Setelah Pengadilan Terakhir, alam semesta akan diubahkan dan orang-orang kudus akan memerintah bersama dengan Kristus.[^34] Kita tidak tahu persis seperti apa wujud alam semesta setelah Pengadilan Terakhir. Kita hanya tahu bahwa di “langit yang baru dan bumi yang baru” (2Pet 3:13), Allah akan menjadi “semua di dalam semua” (1Kor 15:28).[^35]

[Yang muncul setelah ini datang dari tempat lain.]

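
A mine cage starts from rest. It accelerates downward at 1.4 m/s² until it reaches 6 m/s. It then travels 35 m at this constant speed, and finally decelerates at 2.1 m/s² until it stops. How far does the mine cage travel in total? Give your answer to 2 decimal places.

Phase 1 (accelerating): v₀ = 0 m/s, a = 1.4 m/s².
v = v₀ + at → t = (6 − 0) / 1.4 = 4.29 s
v² = v₀² + 2aΔx → Δx = (6² − 0²)/(2·1.4) = 12.9 m

Phase 2 (constant speed): v₀ = 6.00 m/s, a = 0 m/s².
Constant speed: t = d/v = 35/6.00 = 5.83 s

Phase 3 (decelerating): v₀ = 6.00 m/s, a = -2.1 m/s².
v = v₀ + at → t = (0 − 6.00) / -2.1 = 2.86 s
v² = v₀² + 2aΔx → Δx = (0² − 6.00²)/(2·-2.1) = 8.57 m
Total distance = 12.9 + 35.0 + 8.57 = 56.4 m

56.43 m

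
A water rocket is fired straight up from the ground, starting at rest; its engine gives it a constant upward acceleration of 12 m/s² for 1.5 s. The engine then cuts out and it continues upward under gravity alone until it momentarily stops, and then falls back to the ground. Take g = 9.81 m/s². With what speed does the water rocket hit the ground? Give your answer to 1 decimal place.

24.3 m/s

Phase 1 (powered ascent): v₀ = 0 m/s, a = 12 m/s².
v = v₀ + at = 0 + (12)(1.5) = 18.0 m/s
Δx = v₀t + ½at² = 0·1.5 + 0.5·12·1.5² = 13.5 m

Phase 2 (coasting upward): v₀ = 18.0 m/s, a = -9.81 m/s².
v = v₀ + at → t = (0 − 18.0) / -9.81 = 1.83 s
v² = v₀² + 2aΔx → Δx = (0² − 18.0²)/(2·-9.81) = 16.5 m

Phase 3 (free fall): v₀ = 0 m/s, a = -9.81 m/s².
Falls 30.0 m from rest: t = √(2·30.0/9.81) = 2.47 s; v = g·t = 24.3 m/s.
Impact speed = 24.3 m/s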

[^1]:Lih. KGK, §997. [^2]:Lih. KGK, §1007. [^3]:Lih. KGK, §1013; §1021. [^4]:Lih. Rom 5:12; D 788; KGK, §1008. [^5]:Lih. KGK, §1009. [^6]:KGK, §1010. [^7]:Lih. KGK, §1022; 1035. [^8]:KGK, §1033. [^9]:Aquinas, ScG III, cap. 144 n. 10. [^10]:Lih. KGK, §1857: “Supaya satu perbuatan merupakan dosa berat harus dipenuhi secara serentak tiga persyaratan: 'Dosa berat ialah dosa yang mempunyai materi berat sebagai obyek dan yang dilakukan dengan penuh kesadaran dan dengan persetujuan yang telah dipertimbangkan'” [^11]:Lih. Aquinas, ST I-II, q. 87 a. 4 co. [^12]:Lih. KGK, §1035. [^13]:Lih. KGK, §1057. [^14]:Lih. KGK, §1031. [^15]:Augustine, Expositions on the Psalms, 37:3. [^16]:Aquinas, Quaestio de purgatorio, a. 3 co. [^17]:Lih. KGK, §1024. [^18]:Boethius, De consolatione philosophiae, 5, pr. 6:4. [^19]:Lih. Paul O’Callaghan, Christ Our Hope: An Introduction to Eschatology (Washington, D.C.: The Catholic University of America Press, 2011), 182. [^20]:Lih. Aquinas, ST I, q. 12 a. 7 ad 3. [^21]:Lih. KGK, §1016. [^22]:KGK, §997. [^23]:Lih. Kis 24:15; KGK, §998; 1038. [^24]:Lih. Aquinas, ST III, q. 54. [^25]:Lih. Aquinas, ST Supplementum, q. 82–85. [^26]:Lih. Aquinas, ST III, q. 65 a. 1. [^27]:Lih. Aquinas, ST Supplementum, q. 81 a. 1. [^28]:Lih. Aquinas, ST Supplementum, q. 81 a. 4. [^29]:Lih. KGK, §1040. [^30]:Lih. KGK, §1001; 1052. [^31]:Lih. KGK, §1039. [^32]:Lih. KGK, §1040. [^33]:Lih. Aquinas, ST III, q. 59 a. 5 co. [^34]:Lih. KGK, §1042. [^35]:Lih. KGK, §1050.